O lançamento do EP O que Range, da cantora e compositora Rita Zart, marca uma trajetória incomum em carreiras musicais. Enquanto muitos artistas sobem ao palco inúmeras vezes antes de entrar em estúdio, Rita faz o caminho inverso. Após mais de 15 anos nos bastidores sonoros – como diretora, produtora, locutora e compositora de áudios e trilhas -, ela apresenta seu show de estreia hoje à noite (12/3), a partir das 21h, no Agulha.

Ainda na infância, Rita chegou a gravar peças publicitárias com seu pai, que tinha uma produtora de áudio. Mais tarde, interessada em estudar música, não se identificou com a formação exclusivamente erudita que, à época, era oferecida pela UFRGS. Desde então fez aulas particulares de canto, cursou Publicidade e Propaganda e, aos 20 anos, abriu com dois sócios a sua própria produtora – que se transformou em um coletivo sonoro do qual Rita segue fazendo parte.

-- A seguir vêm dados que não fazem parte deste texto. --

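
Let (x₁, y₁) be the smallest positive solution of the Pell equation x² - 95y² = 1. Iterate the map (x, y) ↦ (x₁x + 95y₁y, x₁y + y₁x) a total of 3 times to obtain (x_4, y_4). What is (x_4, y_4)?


Step 1: Find the fundamental solution (x₁, y₁) of x² - 95y² = 1.
  Expand √95 as a continued fraction. a₀ = ⌊√95⌋ = 9; iterate m_{k+1} = d_k·a_k − m_k, d_{k+1} = (95 − m_{k+1}²)/d_k, a_{k+1} = ⌊(a₀ + m_{k+1})/d_{k+1}⌋ (starting m₀ = 0, d₀ = 1), with convergents p_k = a_k·p_{k-1} + p_{k-2}, q_k = a_k·q_{k-1} + q_{k-2} (p₋₁ = 1, q₋₁ = 0):
  k = 0: a₀ = 9; p₀/q₀ = 9/1; p₀² − 95·q₀² = 81 − 95 = -14.
  k = 1: m = 9, d = 14, a = ⌊(9 + 9)/14⌋ = 1; p/q = (1·9 + 1)/(1·1 + 0) = 10/1; p² − 95·q² = 100 − 95 = 5.
  k = 2: m = 5, d = 5, a = ⌊(9 + 5)/5⌋ = 2; p/q = (2·10 + 9)/(2·1 + 1) = 29/3; p² − 95·q² = 841 − 855 = -14.
  k = 3: m = 5, d = 14, a = ⌊(9 + 5)/14⌋ = 1; p/q = (1·29 + 10)/(1·3 + 1) = 39/4; p² − 95·q² = 1521 − 1520 = 1.
  The first convergent with p² − 95·q² = 1 gives the fundamental solution (x₁, y₁) = (39, 4).
Step 2: Apply the recurrence (x_{n+1}, y_{n+1}) = (x₁x_n + 95y₁y_n, x₁y_n + y₁x_n) repeatedly.
  From (x_1, y_1) = (39, 4): x_2 = 39·39 + 95·4·4 = 3041; y_2 = 39·4 + 4·39 = 312.
  From (x_2, y_2) = (3041, 312): x_3 = 39·3041 + 95·4·312 = 237159; y_3 = 39·312 + 4·3041 = 24332.
  From (x_3, y_3) = (237159, 24332): x_4 = 39·237159 + 95·4·24332 = 18495361; y_4 = 39·24332 + 4·237159 = 1897584.
Step 3: Verify x_4² - 95·y_4² = 342078378520321 - 342078378520320 = 1 (should be 1). ✓

(x_1, y_1) = (39, 4); (x_4, y_4) = (18495361, 1897584).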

A cantora também atuou no meio audiovisual, dirigindo trilhas de curtas e longas-metragens. Ela assina a trilha sonora original de Raia 4 (Emiliano Cunha, 2019) e a direção musical de filmes como Legalidade (Zeca Brito, 2019), Tinta Bruta (Márcio Reolon e Filipe Matzembacher, 2018) e Castanha (Davi Pretto, 2014). Esse contato com diferentes criadores e narrativas despertou em Rita o desejo de produzir trabalhos autorais, que ganhariam forma na residência artística do Projeto Concha, voltada ao desenvolvimento de projetos musicais de mulheres.

Laboratório de trocas e composições

“Eu tinha muitos projetos: Rita 2005, 2006, 2011… Pensei: até quando vou ficar criando pastinha de projeto que não vou lançar?”, conta bem-humorada a cantora. Na residência do Concha, além de desenvolver suas composições, Rita encontrou um espaço de troca com outras artistas mulheres sobre suas experiências na música e as opressões e inseguranças que enfrentavam em suas carreiras.

Como exemplo, Rita conta que, mesmo depois de selecionada, hesitou em entrar no projeto, temendo não estar à altura das demais participantes. Pouco depois, percebeu que esse receio era compartilhado pelas colegas e que lidar com esses conflitos era uma etapa a ser vencida pelo coletivo feminino da residência. “Foi necessário muito tempo nessas questões até chegar ao que a gente queria. Era uma ferida em todas, isso me chocou muito. Por muito tempo, achava que eu era o problema”, explica. “Foi um processo riquíssimo”.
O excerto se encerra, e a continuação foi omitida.